If you read my first post in this thread I have already given my interpretation. But just to repeat it again just for you.
Thank you.
1: Good and Evil are perception based. What one person will define as evil another person will define as good and vice versa.
Everything is perception. But evil is suffering, and all suffering if evil. This applies even to necessary evils, where pain must be inflicted in order to prevent further injury or greater suffering.
2: Good and evil are an association of relationship to each other. If one didn't exist nor would the other. Good and evil are a comparison drawn against an invisible line in the sand.
Not true! No contradiction is involved in conceiving a world without evil. Good and evil are relative terms. But suffering is evil, and it exists not just as a relative term but a state or condition. But goodness is merely a term for the absence of evil.
3: Take Evil away from Good, and you are not left with good, you are left with normal. Take Good away from Evil and you are not left with evil, you are left with normal.
It doesnt make any sense to speak of taking evil away from good, or good away from evil! In fact they are contradictory statements. (I notice that you capitalize the words 'good' and 'evil', as if to give the terms some form of special status!)
4: The world we all share today, Our normal, is a mixture of Good and Evil. What the percentage of this mixture is, will be dependent on who's perception (belief) you get.
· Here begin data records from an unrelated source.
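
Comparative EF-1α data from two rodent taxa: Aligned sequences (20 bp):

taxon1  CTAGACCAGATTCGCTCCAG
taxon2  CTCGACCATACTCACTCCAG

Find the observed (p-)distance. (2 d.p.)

The sequences differ at 4 of 20 positions (sites 3, 9, 11, 14).
p = 4/20 = 0.20.

0.20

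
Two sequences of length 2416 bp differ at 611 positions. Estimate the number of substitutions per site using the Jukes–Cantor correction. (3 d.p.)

p = 611/2416 ≈ 0.252897.
d = −(3/4) ln(1 − 4p/3) = −0.75 ln(1 − 0.337196) = −0.75 ln(0.662804)
  = −0.75 × (-0.411276) = 0.308457 substitutions/site.

0.308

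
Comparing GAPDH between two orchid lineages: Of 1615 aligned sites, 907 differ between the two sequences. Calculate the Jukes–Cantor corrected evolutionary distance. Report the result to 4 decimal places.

1.0362

p = 907/1615 ≈ 0.56161.
d = −(3/4) ln(1 − 4p/3) = −0.75 ln(1 − 0.748813) = −0.75 ln(0.251187)
  = −0.75 × (-1.381558) = 1.036169 substitutions/site.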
This will change from belief to belief.
To quote Biami an Australian Aboriginal teacher; The cycle of life unfolds as it should according to the path that we walk.
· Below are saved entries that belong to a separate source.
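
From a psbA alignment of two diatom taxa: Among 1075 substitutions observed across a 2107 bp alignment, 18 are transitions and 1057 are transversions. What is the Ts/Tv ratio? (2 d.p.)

R = 18/1057 = 0.017029… ≈ 0.02 (to 2 d.p.).

0.02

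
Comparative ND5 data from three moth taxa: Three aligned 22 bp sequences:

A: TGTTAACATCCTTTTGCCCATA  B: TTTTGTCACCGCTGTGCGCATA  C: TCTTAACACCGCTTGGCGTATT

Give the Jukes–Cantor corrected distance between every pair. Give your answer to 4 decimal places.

A–B: 8/22 sites differ → p ≈ 0.363636, d = −0.75 ln(1 − 0.484848) = 0.497470 ≈ 0.4975.
A–C: 8/22 sites differ → p ≈ 0.363636, d = −0.75 ln(1 − 0.484848) = 0.497470 ≈ 0.4975.
B–C: 7/22 sites differ → p ≈ 0.318182, d = −0.75 ln(1 − 0.424243) = 0.414052 ≈ 0.4141.

d(A,B) = 0.4975, d(A,C) = 0.4975, d(B,C) = 0.4141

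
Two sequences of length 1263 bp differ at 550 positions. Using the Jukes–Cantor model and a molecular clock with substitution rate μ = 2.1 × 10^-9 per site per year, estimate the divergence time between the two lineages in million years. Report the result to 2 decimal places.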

If youre saying there is good and evil in the world, then of course! But evil is suffering and suffering isnt a matter of belief: it is about physical or mental pain and distress.
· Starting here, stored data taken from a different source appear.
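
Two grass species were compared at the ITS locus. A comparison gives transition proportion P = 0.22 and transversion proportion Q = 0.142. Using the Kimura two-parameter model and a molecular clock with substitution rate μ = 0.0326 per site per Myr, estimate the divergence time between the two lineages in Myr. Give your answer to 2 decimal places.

7.97

Under the Kimura two-parameter model, d = −½ ln(1 − 2P − Q) − ¼ ln(1 − 2Q).
1 − 2P − Q = 0.418, giving −½ ln(0.418) = 0.436137.
1 − 2Q = 0.716, giving −¼ ln(0.716) = 0.083519.
d = 0.436137 + 0.083519 = 0.519656.
Under a molecular clock d = 2μt, so t = d/(2μ) = 0.519656 / (2 × 0.0326) = 7.97 Myr.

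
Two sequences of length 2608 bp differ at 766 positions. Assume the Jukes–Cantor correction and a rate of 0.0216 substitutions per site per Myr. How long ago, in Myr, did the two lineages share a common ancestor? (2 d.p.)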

We are agreed that the sense of feeling, or touch, is part and parcel of the base survival instinct of human beings. Pain, tickaling, tender touch, et al all fall under this category.
Yes exactly and what purpose do those sensations serve? And what would be the result if we were without them!
There is nothing empirical pertaining to this reasoning. Suffering is not part and parcel of base human survival instincts, it is a side effect or symptom of pain, irrespective of whether the pain is generated by a physical or mental state of anguish.
Excuse me! Empirical means reasoning; we reason from experience. Pain alerts us to danger, which we then store in our memories to make us aware of future hazards. Or did you want to disagree with that?